How iTunes and Amazon Were Scammed Out of $1.2 Million By Online Gang

Eleven twenty-somethings in the U.K. were recently arrested in what can only be described as a plot Hollywood producers will be scrambling to acquire: Five of them were sentenced to jail time after the gang scammed iTunes and Amazon out of somewhere between £750,000 and £1 million (that’s between $1.2 and $1.6 million USD) in royalty payments, themselves raking in about £500,000 (that’s $800,600 USD). Not to glorify crime or anything — these guys are serving time ranging from community service to multiple years in jail for their dealings — but here’s how they did it.

The BBC reports that the online scammers paid a flat rate to a distributor, which uploaded their own (presumably very GarageBand-y) songs to iTunes’ and Amazon’s music stores. Then, the Danny Ocean of the crew, 24-year-old Craig Anderson, bought 24 laptops, somehow collected the information for “thousands” of stolen credit cards, and assembled a team, who each logged in under multiple false accounts with the info and bought those songs, being careful to purchase less than £10 ($16) worth of music from each scam account. This went on for a year and a half, starting in January 2008.

The gang was caught when iTunes realized that they “were paying royalties to what appeared to be utterly unknown artists… at a rate they expect to pay someone like Madonna.”

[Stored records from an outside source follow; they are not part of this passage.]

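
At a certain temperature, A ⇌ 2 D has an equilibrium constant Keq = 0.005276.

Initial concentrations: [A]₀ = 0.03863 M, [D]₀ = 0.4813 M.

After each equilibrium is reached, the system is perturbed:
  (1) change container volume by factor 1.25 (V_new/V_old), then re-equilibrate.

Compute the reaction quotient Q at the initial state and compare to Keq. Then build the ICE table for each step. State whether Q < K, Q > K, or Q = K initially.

Q₀ = 5.997 vs Keq = 0.005276 ⇒ Q>K, reverse
Step 1:
                    A           D
  I           0.03863      0.4813
  C            0.2221     -0.4442
  E            0.2607     0.03709
  solve Keq expr → x = -0.2221; check Q = 0.005276
Then change container volume by factor 1.25 (V_new/V_old).
Step 2:
                    A           D
  I            0.2086     0.02967
  C         -0.001684    0.003368
  E            0.2069     0.03304
  solve Keq expr → x = 0.001684; check Q = 0.005276

Q₀ = 5.997; Q > K (proceeds reverse)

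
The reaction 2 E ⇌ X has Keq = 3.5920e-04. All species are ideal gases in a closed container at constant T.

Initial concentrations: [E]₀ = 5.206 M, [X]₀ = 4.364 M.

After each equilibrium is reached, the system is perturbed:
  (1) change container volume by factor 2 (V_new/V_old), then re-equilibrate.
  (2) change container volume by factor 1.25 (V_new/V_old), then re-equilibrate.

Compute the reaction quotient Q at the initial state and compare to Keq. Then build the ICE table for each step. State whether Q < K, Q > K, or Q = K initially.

Q₀ = 0.161; Q > K (proceeds reverse)

Q₀ = 0.161 vs Keq = 3.5920e-04 ⇒ Q>K, reverse
Step 1:
                   E          X
  I            5.206      4.364
  C            8.591     -4.296
  E             13.8    0.06838
  solve Keq expr → x = -4.296; check Q = 3.5920e-04
Then change container volume by factor 2 (V_new/V_old).
Step 2:
                   E          X
  I            6.899    0.03419
  C          0.03385   -0.01693
  E            6.932    0.01726
  solve Keq expr → x = -0.01693; check Q = 3.5920e-04
Then change container volume by factor 1.25 (V_new/V_old).
Step 3:
                   E          X
  I            5.546    0.01381
  C          0.00548   -0.00274
  E            5.551    0.01107
  solve Keq expr → x = -0.00274; check Q = 3.5920e-04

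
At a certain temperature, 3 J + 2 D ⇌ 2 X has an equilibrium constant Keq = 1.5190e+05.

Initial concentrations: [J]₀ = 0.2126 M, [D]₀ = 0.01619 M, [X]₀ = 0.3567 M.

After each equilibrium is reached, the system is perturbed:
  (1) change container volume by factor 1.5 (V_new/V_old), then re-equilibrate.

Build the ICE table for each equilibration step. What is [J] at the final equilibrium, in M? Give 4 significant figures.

[J]_eq = 0.1425 M

Q₀ = 5.0515e+04 vs Keq = 1.5190e+05 ⇒ Q<K, forward
Step 1:
                   J          D          X
  I           0.2126    0.01619     0.3567
  C        -0.009079  -0.006053   0.006053
  E           0.2035    0.01014     0.3628
  solve Keq expr → x = 0.003026; check Q = 1.5190e+05
Then change container volume by factor 1.5 (V_new/V_old).
Step 2:
                   J          D          X
  I           0.1357   0.006758     0.2418
  C         0.006836   0.004557  -0.004557
  E           0.1425    0.01132     0.2373
  solve Keq expr → x = -0.002279; check Q = 1.5190e+05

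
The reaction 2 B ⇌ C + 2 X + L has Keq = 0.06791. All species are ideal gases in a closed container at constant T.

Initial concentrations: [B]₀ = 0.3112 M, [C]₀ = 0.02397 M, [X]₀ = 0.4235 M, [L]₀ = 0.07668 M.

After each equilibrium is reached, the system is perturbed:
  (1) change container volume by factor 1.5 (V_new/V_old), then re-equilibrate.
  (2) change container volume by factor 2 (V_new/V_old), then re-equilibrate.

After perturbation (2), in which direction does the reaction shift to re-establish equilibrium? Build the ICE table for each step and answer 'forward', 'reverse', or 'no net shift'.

Q₀ = 0.003404 vs Keq = 0.06791 ⇒ Q<K, forward
Step 1:
                  B         C         X         L
  I          0.3112   0.02397    0.4235   0.07668
  C         -0.1069   0.05345    0.1069   0.05345
  E          0.2043   0.07742    0.5304    0.1301
  solve Keq expr → x = 0.05345; check Q = 0.06791
Then change container volume by factor 1.5 (V_new/V_old).
Step 2:
                  B         C         X         L
  I          0.1362   0.05161    0.3536   0.08675
  C         -0.0227   0.01135    0.0227   0.01135
  E          0.1135   0.06297    0.3763   0.09811
  solve Keq expr → x = 0.01135; check Q = 0.06791
Then change container volume by factor 2 (V_new/V_old).
Step 3:
                  B         C         X         L
  I         0.05675   0.03148    0.1882   0.04905
  C        -0.01825  0.009125   0.01825  0.009125
  E          0.0385   0.04061    0.2064   0.05818
  solve Keq expr → x = 0.009125; check Q = 0.06791

Direction: forward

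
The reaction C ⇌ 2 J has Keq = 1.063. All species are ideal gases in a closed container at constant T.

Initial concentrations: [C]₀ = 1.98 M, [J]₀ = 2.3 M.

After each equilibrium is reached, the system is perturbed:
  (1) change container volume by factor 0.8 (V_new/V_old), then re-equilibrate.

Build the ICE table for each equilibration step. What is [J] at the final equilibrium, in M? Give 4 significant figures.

[J]_eq = 1.791 M

Q₀ = 2.672 vs Keq = 1.063 ⇒ Q>K, reverse
Step 1:
                    C           J
  I              1.98         2.3
  C            0.3612     -0.7224
  E             2.341       1.578
  solve Keq expr → x = -0.3612; check Q = 1.063
Then change container volume by factor 0.8 (V_new/V_old).
Step 2:
                    C           J
  I             2.927       1.972
  C           0.09055     -0.1811
  E             3.017       1.791
  solve Keq expr → x = -0.09055; check Q = 1.063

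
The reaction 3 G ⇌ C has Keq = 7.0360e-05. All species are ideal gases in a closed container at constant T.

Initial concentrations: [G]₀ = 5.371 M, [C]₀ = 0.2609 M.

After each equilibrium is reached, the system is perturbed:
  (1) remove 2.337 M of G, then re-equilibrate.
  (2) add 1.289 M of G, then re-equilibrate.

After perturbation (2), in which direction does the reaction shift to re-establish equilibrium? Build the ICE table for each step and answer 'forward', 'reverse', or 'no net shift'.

Q₀ = 0.001684 vs Keq = 7.0360e-05 ⇒ Q>K, reverse
Step 1:
                   G          C
  Initial      5.371     0.2609
  Change      0.7347    -0.2449
  Equil        6.106    0.01601
  solve Keq expr → x = -0.2449; check Q = 7.0360e-05
Then remove 2.337 M of G.
Step 2:
                   G          C
  Initial      3.769    0.01601
  Change     0.03642   -0.01214
  Equil        3.805   0.003876
  solve Keq expr → x = -0.01214; check Q = 7.0360e-05
Then add 1.289 M of G.
Step 3:
                   G          C
  Initial      5.094   0.003876
  Change    -0.01601   0.005337
  Equil        5.078   0.009213
  solve Keq expr → x = 0.005337; check Q = 7.0360e-05

Direction: forward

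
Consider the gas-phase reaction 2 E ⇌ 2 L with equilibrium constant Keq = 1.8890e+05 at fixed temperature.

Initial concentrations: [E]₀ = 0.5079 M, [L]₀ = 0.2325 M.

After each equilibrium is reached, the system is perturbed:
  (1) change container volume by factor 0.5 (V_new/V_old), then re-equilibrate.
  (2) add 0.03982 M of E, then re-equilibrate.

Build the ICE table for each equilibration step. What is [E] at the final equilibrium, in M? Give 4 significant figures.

Q₀ = 0.2096 vs Keq = 1.8890e+05 ⇒ Q<K, forward
Step 1:
                   E          L
  init        0.5079     0.2325
  Δ          -0.5062     0.5062
  eq          0.0017     0.7387
  solve Keq expr → x = 0.2531; check Q = 1.8890e+05
Then change container volume by factor 0.5 (V_new/V_old).
Step 2:
                   E          L
  init      0.003399      1.477
  Δ                0          0
  eq        0.003399      1.477
  solve Keq expr → x = 0; check Q = 1.8890e+05
Then add 0.03982 M of E.
Step 3:
                   E          L
  init       0.04322      1.477
  Δ         -0.03973    0.03973
  eq        0.003491      1.517
  solve Keq expr → x = 0.01986; check Q = 1.8890e+05

[E]_eq = 0.003491 M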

Anderson, the courts have just now allowed to be made public, was sentenced to a four-year, eight-month prison sentence last April. Three of his co-conspirators and one 29-year-old IT instructor — the latter of whom was apparently “flattered and used” to provide the music for the operation but who pleaded guilty to conspiracy to defraud anyway — all received two-year sentences. Five more members of the gang, ranging in age from 21 to 43, were sentenced to community service, while the youngest of the bunch, 20-year-old Lamar Johnson, got 32 weeks in the U.K. version of juvenile detention.

And that, folks, is what you get, apparently, for encroaching on the Queen of Pop’s territory.